I have a choice in the matter and how I see myself, and I no longer have to be victim to these past impressions and thoughts about myself. I can be satisfied in the thought that I am just as important as the other person, and that by leaving these past thoughts about myself behind me, I gain freedom and access anew, to creating a new me. Totally free to paint my life and the evidence of who I want to be in this world.

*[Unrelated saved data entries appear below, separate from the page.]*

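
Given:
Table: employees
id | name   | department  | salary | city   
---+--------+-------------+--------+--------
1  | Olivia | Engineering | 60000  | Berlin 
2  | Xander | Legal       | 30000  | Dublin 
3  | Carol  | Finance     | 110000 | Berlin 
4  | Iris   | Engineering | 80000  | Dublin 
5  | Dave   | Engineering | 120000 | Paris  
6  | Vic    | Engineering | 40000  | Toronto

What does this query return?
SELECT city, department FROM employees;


Projecting columns: city, department

6 rows:
Berlin, Engineering
Dublin, Legal
Berlin, Finance
Dublin, Engineering
Paris, Engineering
Toronto, Engineering


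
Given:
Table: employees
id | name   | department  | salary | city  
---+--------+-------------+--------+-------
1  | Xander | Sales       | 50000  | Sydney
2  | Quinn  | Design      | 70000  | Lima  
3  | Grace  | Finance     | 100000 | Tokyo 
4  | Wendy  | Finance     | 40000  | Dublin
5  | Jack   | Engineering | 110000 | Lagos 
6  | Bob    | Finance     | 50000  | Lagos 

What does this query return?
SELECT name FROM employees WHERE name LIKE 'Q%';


LIKE 'Q%' matches names starting with 'Q'
Matching: 1

1 rows:
Quinn


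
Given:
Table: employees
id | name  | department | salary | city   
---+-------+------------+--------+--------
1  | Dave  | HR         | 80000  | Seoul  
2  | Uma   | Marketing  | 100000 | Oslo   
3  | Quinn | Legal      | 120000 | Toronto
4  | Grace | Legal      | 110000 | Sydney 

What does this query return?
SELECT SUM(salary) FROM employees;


SUM(salary) = 80000 + 100000 + 120000 + 110000 = 410000

410000


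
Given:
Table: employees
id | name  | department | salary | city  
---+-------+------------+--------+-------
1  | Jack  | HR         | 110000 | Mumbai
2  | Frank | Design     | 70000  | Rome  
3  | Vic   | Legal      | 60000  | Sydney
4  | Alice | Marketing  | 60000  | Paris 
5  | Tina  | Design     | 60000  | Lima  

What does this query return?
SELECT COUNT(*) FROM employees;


COUNT(*) counts all rows

5


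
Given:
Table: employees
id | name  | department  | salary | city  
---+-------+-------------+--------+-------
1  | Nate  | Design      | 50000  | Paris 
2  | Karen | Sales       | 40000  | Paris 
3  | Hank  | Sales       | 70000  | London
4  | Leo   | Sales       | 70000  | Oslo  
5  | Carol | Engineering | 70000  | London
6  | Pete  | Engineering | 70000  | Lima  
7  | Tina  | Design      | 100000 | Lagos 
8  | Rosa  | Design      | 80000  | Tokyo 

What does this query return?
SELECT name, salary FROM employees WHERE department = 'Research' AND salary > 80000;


Filtering: department = 'Research' AND salary > 80000
Matching: 0 rows

Empty result set (0 rows)


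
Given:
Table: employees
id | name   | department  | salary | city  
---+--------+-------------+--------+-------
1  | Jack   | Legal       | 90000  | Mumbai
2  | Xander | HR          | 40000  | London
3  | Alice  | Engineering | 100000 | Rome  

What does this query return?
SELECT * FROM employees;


SELECT * returns all 3 rows with all columns

3 rows:
1, Jack, Legal, 90000, Mumbai
2, Xander, HR, 40000, London
3, Alice, Engineering, 100000, Rome


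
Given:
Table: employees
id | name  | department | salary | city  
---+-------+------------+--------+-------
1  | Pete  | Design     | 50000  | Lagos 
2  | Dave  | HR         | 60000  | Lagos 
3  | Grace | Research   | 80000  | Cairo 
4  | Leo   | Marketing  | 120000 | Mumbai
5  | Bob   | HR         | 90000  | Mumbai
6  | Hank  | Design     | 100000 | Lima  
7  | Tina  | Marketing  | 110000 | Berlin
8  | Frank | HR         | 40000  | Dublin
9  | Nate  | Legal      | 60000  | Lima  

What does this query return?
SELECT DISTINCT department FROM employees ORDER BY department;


All 'department' values (row order): Design, HR, Research, Marketing, HR, Design, Marketing, HR, Legal
Removing duplicates leaves 5 unique value(s).

5 values:
Design
HR
Legal
Marketing
Research


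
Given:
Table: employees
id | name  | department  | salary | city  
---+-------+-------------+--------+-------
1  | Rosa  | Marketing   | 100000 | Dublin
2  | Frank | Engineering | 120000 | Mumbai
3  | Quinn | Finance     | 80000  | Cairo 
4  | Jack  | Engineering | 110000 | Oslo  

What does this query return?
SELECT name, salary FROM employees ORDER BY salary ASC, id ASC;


Sorting by salary ASC, then id ASC for ties

4 rows:
Quinn, 80000
Rosa, 100000
Jack, 110000
Frank, 120000


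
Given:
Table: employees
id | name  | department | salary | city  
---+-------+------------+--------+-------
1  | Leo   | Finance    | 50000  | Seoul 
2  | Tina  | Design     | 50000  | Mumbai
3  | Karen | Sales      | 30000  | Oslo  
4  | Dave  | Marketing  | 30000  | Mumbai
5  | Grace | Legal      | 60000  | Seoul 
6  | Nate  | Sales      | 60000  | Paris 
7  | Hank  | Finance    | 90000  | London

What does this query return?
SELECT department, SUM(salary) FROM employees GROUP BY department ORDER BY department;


Summing salary within each department:
  Design: 50000 = 50000
  Finance: 50000 + 90000 = 140000
  Legal: 60000 = 60000
  Marketing: 30000 = 30000
  Sales: 30000 + 60000 = 90000


5 groups:
Design, 50000
Finance, 140000
Legal, 60000
Marketing, 30000
Sales, 90000


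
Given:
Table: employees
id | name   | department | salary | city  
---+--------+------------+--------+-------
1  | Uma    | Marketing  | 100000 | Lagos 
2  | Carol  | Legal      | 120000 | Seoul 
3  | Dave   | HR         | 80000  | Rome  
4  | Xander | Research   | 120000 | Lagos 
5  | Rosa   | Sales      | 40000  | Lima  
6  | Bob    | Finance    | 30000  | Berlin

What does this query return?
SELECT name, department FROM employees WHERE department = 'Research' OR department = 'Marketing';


Filtering: department = 'Research' OR 'Marketing'
Matching: 2 rows

2 rows:
Uma, Marketing
Xander, Research


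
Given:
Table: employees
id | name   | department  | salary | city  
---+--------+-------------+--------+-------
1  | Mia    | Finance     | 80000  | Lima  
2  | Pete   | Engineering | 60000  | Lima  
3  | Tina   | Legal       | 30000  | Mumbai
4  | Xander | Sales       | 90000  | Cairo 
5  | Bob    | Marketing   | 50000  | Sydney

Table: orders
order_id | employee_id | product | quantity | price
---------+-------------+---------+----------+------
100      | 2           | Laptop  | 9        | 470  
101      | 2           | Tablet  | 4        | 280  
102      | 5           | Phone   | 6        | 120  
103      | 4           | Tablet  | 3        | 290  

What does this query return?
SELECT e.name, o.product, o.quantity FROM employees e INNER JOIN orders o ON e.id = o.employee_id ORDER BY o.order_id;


Joining employees.id = orders.employee_id:
  employee Pete (id=2) -> order Laptop
  employee Pete (id=2) -> order Tablet
  employee Bob (id=5) -> order Phone
  employee Xander (id=4) -> order Tablet


4 rows:
Pete, Laptop, 9
Pete, Tablet, 4
Bob, Phone, 6
Xander, Tablet, 3


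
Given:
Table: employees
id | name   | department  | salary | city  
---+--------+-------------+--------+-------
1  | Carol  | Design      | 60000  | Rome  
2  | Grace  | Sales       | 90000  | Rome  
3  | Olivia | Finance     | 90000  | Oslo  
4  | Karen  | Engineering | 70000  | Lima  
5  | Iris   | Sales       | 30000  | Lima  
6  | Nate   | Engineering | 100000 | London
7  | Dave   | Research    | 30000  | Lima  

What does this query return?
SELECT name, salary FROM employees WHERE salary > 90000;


Filtering: salary > 90000
Matching: 1 rows

1 rows:
Nate, 100000


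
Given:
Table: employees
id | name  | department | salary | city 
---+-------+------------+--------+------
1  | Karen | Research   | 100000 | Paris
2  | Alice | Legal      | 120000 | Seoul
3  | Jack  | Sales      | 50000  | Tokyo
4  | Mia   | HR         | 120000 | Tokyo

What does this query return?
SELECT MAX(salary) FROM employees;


Salaries: 100000, 120000, 50000, 120000
MAX = 120000

120000


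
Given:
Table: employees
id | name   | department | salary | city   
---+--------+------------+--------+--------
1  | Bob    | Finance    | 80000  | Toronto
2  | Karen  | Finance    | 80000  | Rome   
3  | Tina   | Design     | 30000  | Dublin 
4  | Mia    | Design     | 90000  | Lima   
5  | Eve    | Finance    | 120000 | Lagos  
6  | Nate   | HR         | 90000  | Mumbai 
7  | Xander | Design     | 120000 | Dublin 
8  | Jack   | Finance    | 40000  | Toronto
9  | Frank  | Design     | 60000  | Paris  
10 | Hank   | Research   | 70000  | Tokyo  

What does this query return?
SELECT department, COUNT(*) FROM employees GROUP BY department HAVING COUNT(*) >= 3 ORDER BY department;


Groups with count >= 3:
  Design: 4 -> PASS
  Finance: 4 -> PASS
  HR: 1 -> filtered out
  Research: 1 -> filtered out


2 groups:
Design, 4
Finance, 4


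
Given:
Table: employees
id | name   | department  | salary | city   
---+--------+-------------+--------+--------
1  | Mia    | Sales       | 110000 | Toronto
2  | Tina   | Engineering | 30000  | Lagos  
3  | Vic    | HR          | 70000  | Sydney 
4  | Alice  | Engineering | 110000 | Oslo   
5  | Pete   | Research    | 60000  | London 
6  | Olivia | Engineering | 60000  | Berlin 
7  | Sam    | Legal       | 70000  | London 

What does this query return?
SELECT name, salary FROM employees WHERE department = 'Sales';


Filtering: department = 'Sales'
Matching rows: 1

1 rows:
Mia, 110000


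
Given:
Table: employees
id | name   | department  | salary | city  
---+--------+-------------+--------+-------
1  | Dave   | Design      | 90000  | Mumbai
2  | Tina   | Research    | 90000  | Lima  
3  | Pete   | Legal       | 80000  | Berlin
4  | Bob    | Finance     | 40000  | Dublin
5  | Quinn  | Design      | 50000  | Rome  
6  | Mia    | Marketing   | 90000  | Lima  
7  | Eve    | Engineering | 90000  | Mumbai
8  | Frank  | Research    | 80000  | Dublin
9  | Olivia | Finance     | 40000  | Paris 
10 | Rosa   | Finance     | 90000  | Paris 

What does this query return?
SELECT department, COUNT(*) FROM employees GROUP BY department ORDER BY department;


Assigning each row to its department group:
  Dave -> Design
  Tina -> Research
  Pete -> Legal
  Bob -> Finance
  Quinn -> Design
  Mia -> Marketing
  Eve -> Engineering
  Frank -> Research
  Olivia -> Finance
  Rosa -> Finance


6 groups:
Design, 2
Engineering, 1
Finance, 3
Legal, 1
Marketing, 1
Research, 2


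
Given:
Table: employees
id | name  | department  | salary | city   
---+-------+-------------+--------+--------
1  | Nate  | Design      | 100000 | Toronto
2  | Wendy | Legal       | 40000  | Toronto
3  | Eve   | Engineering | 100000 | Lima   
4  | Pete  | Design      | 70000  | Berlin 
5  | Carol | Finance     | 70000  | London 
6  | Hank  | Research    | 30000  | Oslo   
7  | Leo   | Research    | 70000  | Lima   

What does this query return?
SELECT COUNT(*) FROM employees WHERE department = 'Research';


Counting rows where department = 'Research'
  Hank -> MATCH
  Leo -> MATCH


2


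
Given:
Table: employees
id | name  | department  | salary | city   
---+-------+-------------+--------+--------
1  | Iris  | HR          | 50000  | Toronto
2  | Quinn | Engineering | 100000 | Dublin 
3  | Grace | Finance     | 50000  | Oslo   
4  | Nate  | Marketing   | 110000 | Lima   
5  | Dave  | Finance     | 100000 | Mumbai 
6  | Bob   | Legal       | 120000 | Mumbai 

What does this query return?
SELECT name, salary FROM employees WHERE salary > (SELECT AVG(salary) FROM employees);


Subquery: AVG(salary) = 88333.33
Filtering: salary > 88333.33
  Quinn (100000) -> MATCH
  Nate (110000) -> MATCH
  Dave (100000) -> MATCH
  Bob (120000) -> MATCH


4 rows:
Quinn, 100000
Nate, 110000
Dave, 100000
Bob, 120000


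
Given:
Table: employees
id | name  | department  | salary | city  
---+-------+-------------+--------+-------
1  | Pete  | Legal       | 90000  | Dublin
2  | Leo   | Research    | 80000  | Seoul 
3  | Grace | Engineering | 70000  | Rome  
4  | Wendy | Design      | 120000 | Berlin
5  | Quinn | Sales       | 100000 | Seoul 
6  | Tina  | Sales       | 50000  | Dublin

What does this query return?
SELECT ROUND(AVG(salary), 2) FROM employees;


SUM(salary) = 510000
COUNT = 6
ROUND(AVG, 2) = ROUND(510000 / 6, 2) = 85000.0

85000.0


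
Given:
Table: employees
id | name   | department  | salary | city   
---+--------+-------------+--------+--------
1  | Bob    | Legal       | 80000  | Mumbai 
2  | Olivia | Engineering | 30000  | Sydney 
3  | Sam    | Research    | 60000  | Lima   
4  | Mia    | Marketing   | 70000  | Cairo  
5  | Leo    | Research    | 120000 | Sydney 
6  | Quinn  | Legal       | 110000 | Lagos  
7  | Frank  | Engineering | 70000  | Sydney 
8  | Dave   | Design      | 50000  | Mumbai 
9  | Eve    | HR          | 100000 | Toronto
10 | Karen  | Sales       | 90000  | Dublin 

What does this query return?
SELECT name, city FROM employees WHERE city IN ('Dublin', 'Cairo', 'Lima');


Filtering: city IN ('Dublin', 'Cairo', 'Lima')
Matching: 3 rows

3 rows:
Sam, Lima
Mia, Cairo
Karen, Dublin


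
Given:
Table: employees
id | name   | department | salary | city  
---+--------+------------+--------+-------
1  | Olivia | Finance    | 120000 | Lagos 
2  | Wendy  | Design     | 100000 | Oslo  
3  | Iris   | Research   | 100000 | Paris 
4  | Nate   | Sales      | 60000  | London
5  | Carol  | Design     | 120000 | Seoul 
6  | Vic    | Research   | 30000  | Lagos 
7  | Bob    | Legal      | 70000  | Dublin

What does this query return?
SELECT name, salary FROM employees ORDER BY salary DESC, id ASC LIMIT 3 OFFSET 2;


Sort by salary DESC (id ASC tiebreak), then skip 2 and take 3
Rows 3 through 5

3 rows:
Wendy, 100000
Iris, 100000
Bob, 70000


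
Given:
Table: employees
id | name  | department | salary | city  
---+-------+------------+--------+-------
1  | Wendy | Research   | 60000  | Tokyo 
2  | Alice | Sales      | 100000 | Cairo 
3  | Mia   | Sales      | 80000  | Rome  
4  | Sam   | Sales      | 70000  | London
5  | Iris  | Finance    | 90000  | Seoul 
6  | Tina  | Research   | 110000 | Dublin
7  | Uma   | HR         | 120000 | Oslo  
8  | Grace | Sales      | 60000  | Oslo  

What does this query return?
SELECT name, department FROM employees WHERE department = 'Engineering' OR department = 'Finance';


Filtering: department = 'Engineering' OR 'Finance'
Matching: 1 rows

1 rows:
Iris, Finance


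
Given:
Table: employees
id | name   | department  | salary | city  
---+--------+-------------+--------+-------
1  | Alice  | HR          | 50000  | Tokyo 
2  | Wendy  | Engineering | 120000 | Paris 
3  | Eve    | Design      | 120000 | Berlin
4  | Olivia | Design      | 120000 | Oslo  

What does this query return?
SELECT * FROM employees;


SELECT * returns all 4 rows with all columns

4 rows:
1, Alice, HR, 50000, Tokyo
2, Wendy, Engineering, 120000, Paris
3, Eve, Design, 120000, Berlin
4, Olivia, Design, 120000, Oslo


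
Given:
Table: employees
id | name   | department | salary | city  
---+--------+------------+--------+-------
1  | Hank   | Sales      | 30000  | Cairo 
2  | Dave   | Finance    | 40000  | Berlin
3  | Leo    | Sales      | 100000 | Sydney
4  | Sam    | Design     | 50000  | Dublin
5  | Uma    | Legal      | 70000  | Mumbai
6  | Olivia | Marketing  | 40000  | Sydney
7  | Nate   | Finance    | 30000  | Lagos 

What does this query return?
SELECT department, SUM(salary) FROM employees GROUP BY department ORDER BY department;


Summing salary within each department:
  Design: 50000 = 50000
  Finance: 40000 + 30000 = 70000
  Legal: 70000 = 70000
  Marketing: 40000 = 40000
  Sales: 30000 + 100000 = 130000


5 groups:
Design, 50000
Finance, 70000
Legal, 70000
Marketing, 40000
Sales, 130000


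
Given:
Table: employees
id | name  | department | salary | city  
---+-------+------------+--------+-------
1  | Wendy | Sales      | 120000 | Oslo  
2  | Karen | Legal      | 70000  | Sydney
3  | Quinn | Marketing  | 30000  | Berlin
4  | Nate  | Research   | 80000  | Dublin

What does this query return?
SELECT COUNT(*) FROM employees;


COUNT(*) counts all rows

4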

Do you share similar views of yourself in any way? Take thought in knowing this, that you too can in an instant recognize that it is all made up and in this moment you are able to start today to transform that current view of yourself. Living from that newly transformed view causes the world and the people in it to appear to act differently. As a result, you will suddenly discover that your way of being in the past has contributed to your past experiences, good or bad, and that by this new discovery you can paint the world you desire to see, from your viewpoint. It is all according to your view. What will you paint today?